Boston College is known for its hills. It’s the first thing people familiar with the campus mentioned when I was a senior in high school and asked them to tell me about it. While I admit to taking the parking garage elevator last year to get to class almost every day, I’ve learned to enjoy the literal ups and downs of BC’s many hills.
People say that the best part of living on Newton is that it feels like you’re “going home” after class, and living in Gabelli feels the same way. They’re both somewhat isolated-Newton, by the bus, and Gabelli, by the fact that it’s up on a hill. There’s a certain feeling that we live in our own little neighborhood up there. While living in Walsh last year was fun, being on “The Avenue,” as our Resident Director calls it, has the quiet surroundings I was used to before I went to college. It’s nice to go back to that, even if it does mean having to take a few staircases to get there.

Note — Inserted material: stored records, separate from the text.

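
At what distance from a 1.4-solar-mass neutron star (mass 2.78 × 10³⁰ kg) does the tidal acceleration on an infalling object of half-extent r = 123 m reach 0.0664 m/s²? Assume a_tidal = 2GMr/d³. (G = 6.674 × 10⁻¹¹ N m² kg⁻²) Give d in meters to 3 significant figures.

2GMr/d³ = a_tidal  ⇒  d = (2GMr / a_tidal)^(1/3)
d = (2 × 6.674×10⁻¹¹ × (2.78 × 10³⁰) × (123) / (0.0664))^(1/3)
  = 8.83 × 10⁷ m

8.83 × 10⁷ m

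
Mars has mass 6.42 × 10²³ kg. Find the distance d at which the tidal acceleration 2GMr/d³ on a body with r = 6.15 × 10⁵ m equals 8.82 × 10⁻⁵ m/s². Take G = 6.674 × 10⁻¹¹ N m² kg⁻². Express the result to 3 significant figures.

8.42 × 10⁷ m

2GMr/d³ = a_tidal  ⇒  d = (2GMr / a_tidal)^(1/3)
d = (2 × 6.674×10⁻¹¹ × (6.42 × 10²³) × (6.15 × 10⁵) / (8.82 × 10⁻⁵))^(1/3)
  = 8.42 × 10⁷ m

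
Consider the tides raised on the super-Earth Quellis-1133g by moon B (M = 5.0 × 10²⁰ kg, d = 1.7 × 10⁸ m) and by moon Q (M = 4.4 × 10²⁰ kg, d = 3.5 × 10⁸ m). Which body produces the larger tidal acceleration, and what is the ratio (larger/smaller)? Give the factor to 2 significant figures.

Tidal stretch scales as M/d³; compute that for each body.
Moon B: (5.0 × 10²⁰) / (1.7 × 10⁸)³ = 1.018 × 10⁻⁴
Moon Q: (4.4 × 10²⁰) / (3.5 × 10⁸)³ = 1.026 × 10⁻⁵
Ratio (larger/smaller) = 9.9

Moon B, by a factor of ≈ 9.9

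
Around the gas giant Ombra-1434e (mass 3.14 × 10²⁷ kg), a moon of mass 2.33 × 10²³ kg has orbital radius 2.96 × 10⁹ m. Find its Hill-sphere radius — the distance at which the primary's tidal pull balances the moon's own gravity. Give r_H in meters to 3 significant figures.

r_H ≈ a (m/3M)^(1/3)
    = (2.96 × 10⁹) × (2.33 × 10²³ / (3 × 3.14 × 10²⁷))^(1/3)
    = 8.62 × 10⁷ m

8.62 × 10⁷ m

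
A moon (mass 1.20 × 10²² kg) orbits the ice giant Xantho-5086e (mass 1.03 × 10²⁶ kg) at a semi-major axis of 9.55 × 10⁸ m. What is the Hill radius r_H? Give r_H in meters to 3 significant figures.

r_H ≈ a (m/3M)^(1/3)
    = (9.55 × 10⁸) × (1.20 × 10²² / (3 × 1.03 × 10²⁶))^(1/3)
    = 3.23 × 10⁷ m

3.23 × 10⁷ m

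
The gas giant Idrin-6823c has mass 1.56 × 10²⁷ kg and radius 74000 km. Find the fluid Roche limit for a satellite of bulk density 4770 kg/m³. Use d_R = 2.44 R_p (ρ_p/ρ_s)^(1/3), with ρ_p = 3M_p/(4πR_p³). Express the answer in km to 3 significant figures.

ρ_p = 3M_p/(4πR_p³) = 3 × (1.56 × 10²⁷) / (4π × (7.40 × 10⁷ m)³) = 919 kg/m³
d_R = 2.44 × 74000 km × (919/4770)^(1/3)
    = 1.04 × 10⁵ km

1.04 × 10⁵ km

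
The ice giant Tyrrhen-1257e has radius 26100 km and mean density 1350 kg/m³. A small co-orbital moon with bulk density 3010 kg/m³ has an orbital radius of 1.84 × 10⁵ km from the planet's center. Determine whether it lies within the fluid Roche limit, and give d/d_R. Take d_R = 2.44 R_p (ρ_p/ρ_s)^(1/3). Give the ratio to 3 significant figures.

outside; d/d_R ≈ 3.77

d_R = 2.44 × (26100 km) × (1350/3010)^(1/3) = 48750 km
d/d_R = (1.84 × 10⁵) / (48750) = 3.77
Since d/d_R > 1, the body is outside the Roche limit.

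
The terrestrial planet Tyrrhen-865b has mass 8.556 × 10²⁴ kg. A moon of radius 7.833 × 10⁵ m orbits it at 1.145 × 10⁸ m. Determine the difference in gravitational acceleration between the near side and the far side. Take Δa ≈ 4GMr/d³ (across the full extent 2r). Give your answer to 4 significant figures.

a_tidal = 4GMr/d³
        = 4 × (6.674 × 10⁻¹¹) × (8.556 × 10²⁴) × (7.833 × 10⁵) / (1.145 × 10⁸)³
        = 1.192 × 10⁻³ m/s²

1.192 × 10⁻³ m/s²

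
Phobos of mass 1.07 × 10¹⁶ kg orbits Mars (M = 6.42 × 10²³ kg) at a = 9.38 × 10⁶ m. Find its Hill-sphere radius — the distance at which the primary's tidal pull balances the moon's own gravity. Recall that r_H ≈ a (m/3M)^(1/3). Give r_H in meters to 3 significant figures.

r_H ≈ a (m/3M)^(1/3)
    = (9.38 × 10⁶) × (1.07 × 10¹⁶ / (3 × 6.42 × 10²³))^(1/3)
    = 1.66 × 10⁴ m

1.66 × 10⁴ m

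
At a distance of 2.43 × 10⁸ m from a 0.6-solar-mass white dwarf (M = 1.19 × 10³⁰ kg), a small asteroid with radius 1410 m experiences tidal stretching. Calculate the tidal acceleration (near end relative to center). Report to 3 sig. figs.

Δa = 2GMr/d³
   = 2 × (6.674 × 10⁻¹¹) × (1.19 × 10³⁰) × (1410) / (2.43 × 10⁸)³
   = 1.56 × 10⁻² m/s²

1.56 × 10⁻² m/s²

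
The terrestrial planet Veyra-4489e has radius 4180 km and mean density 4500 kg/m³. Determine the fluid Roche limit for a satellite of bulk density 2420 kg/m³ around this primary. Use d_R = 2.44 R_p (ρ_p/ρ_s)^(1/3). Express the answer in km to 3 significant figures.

d_R = 2.44 × 4180 km × (4500/2420)^(1/3)
    = 12500 km

12500 km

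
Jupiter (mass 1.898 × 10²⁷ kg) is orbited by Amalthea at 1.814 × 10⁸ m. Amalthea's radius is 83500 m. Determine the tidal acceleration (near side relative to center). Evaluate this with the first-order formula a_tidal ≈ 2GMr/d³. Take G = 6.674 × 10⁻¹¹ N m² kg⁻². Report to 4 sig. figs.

3.544 × 10⁻³ m/s²

Differencing GM/(d−r)² and GM/d² to first order in r/d gives 2GMr/d³.
a_tidal = 2GMr/d³
        = 2 × (6.674 × 10⁻¹¹) × (1.898 × 10²⁷) × (83500) / (1.814 × 10⁸)³
        = 3.544 × 10⁻³ m/s²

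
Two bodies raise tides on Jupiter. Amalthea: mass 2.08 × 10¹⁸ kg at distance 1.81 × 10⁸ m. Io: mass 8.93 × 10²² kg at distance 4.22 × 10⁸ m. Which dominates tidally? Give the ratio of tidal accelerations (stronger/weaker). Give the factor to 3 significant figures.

Tidal stretch scales as M/d³; compute that for each body.
Amalthea: (2.08 × 10¹⁸) / (1.81 × 10⁸)³ = 3.508 × 10⁻⁷
Io: (8.93 × 10²²) / (4.22 × 10⁸)³ = 1.188 × 10⁻³
Ratio (larger/smaller) = 3390

Io, by a factor of ≈ 3390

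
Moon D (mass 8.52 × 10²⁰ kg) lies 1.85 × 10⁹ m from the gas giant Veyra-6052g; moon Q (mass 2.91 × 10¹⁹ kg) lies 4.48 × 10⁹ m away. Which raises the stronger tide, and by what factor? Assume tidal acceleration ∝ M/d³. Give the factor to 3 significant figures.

The tide-raising term goes as M/d³ (the gradient of a 1/d² field).
Moon D: (8.52 × 10²⁰) / (1.85 × 10⁹)³ = 1.346 × 10⁻⁷
Moon Q: (2.91 × 10¹⁹) / (4.48 × 10⁹)³ = 3.236 × 10⁻¹⁰
Ratio (larger/smaller) = 416

Moon D, by a factor of ≈ 416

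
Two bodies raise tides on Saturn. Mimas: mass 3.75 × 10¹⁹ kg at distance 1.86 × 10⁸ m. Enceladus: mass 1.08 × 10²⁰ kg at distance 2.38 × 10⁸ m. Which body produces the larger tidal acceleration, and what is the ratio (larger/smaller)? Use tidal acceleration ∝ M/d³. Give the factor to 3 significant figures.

Enceladus, by a factor of ≈ 1.37

Tidal stretch scales as M/d³; compute that for each body.
Mimas: (3.75 × 10¹⁹) / (1.86 × 10⁸)³ = 5.828 × 10⁻⁶
Enceladus: (1.08 × 10²⁰) / (2.38 × 10⁸)³ = 8.011 × 10⁻⁶
Ratio (larger/smaller) = 1.37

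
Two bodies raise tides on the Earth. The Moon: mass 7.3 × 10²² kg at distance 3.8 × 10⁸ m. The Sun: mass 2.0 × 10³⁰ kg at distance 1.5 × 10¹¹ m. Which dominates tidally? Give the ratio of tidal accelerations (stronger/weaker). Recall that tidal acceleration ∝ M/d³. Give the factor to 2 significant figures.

The Moon, by a factor of ≈ 2.2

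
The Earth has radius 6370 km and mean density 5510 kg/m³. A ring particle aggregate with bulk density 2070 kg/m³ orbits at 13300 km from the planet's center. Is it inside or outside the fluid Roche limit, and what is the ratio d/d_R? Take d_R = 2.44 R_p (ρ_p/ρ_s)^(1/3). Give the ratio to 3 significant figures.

inside; d/d_R ≈ 0.617

d_R = 2.44 × (6370 km) × (5510/2070)^(1/3) = 21540 km
d/d_R = (13300) / (21540) = 0.617
Since d/d_R < 1, the body is inside the Roche limit.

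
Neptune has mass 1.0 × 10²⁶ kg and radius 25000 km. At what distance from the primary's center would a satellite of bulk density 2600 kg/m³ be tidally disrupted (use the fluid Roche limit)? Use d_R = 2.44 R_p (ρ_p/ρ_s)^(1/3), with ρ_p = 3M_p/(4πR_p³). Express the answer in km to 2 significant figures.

51000 km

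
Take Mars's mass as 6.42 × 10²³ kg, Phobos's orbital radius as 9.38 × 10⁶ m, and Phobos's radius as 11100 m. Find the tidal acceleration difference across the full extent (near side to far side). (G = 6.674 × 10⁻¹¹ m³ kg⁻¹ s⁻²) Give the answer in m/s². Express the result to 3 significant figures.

2.31 × 10⁻³ m/s²

Δg = 4GMr/d³
   = 4 × (6.674 × 10⁻¹¹) × (6.42 × 10²³) × (11100) / (9.38 × 10⁶)³
   = 2.31 × 10⁻³ m/s²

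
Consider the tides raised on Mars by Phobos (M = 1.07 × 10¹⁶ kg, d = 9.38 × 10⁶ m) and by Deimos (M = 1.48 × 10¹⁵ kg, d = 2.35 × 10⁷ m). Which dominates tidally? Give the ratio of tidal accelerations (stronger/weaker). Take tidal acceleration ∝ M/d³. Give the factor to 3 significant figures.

Phobos, by a factor of ≈ 114

Tidal stretch scales as M/d³; compute that for each body.
Phobos: (1.07 × 10¹⁶) / (9.38 × 10⁶)³ = 1.297 × 10⁻⁵
Deimos: (1.48 × 10¹⁵) / (2.35 × 10⁷)³ = 1.140 × 10⁻⁷
Ratio (larger/smaller) = 114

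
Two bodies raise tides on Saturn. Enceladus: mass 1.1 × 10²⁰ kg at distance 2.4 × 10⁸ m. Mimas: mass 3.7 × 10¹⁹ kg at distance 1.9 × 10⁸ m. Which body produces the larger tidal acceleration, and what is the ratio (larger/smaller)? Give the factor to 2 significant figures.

Enceladus, by a factor of ≈ 1.5

Tidal acceleration ∝ M/d³, so compare M/d³ for each.
Enceladus: (1.1 × 10²⁰) / (2.4 × 10⁸)³ = 7.957 × 10⁻⁶
Mimas: (3.7 × 10¹⁹) / (1.9 × 10⁸)³ = 5.394 × 10⁻⁶
Ratio (larger/smaller) = 1.5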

The most infamous of BC hills is naturally that of the Million Dollar Stairs. Imposing to both visitors and students alike, the walk up the stairs can feel like scaling Mount Everest in the winter and sap the energy out of you in the humid summer. Unless, of course, you’re one of those incredible people who uses that staircase as a workout. I always marvel at them as they bound up the steps with pure determination in their eyes. It’s probably a welcome alternative to the stuffiness of the Plex once the snow melts, but I certainly won’t be trying it any time soon.
I don’t shy away from the Million Dollar Stairs entirely, though. Springtime is arguably the most beautiful time of year on our already scenic campus, and the best way to take advantage of that before it gets too hot to move is to save some time to stroll up the stairs. The feeling of a breeze that doesn’t bring the temperature down to zero and sunshine on my back after a long winter are always welcome companions, and the pink blossoms on the trees that line the way are pretty reminders that spring is finally here. I still don’t think there’s any view on campus quite like the one from the top of those stairs.
Granted, the hills are not easy to love. Whether you’re on crutches for a few days or more permanently limited in terms of mobility, stairs and views and sledding are not realistic options. It’s fair to say that BC’s campus could, in certain areas, be made more accessible.
It’s difficult enough to get used to the hills without those constraints, but it’s also worth the hassle. Yes, it’s sometimes a drag to have to walk up the stairs built into the hill near the parking garage to get to class, especially when my backpack is heavy and it’s well below 20 degrees outside. It is not, however, impossible to love. The ascent has become a part of my everyday routine.
If I could add a daily slide down that same hill into my schedule-preferably on something more durable than a garbage bag-I don’t think I’d ever complain about a hill again.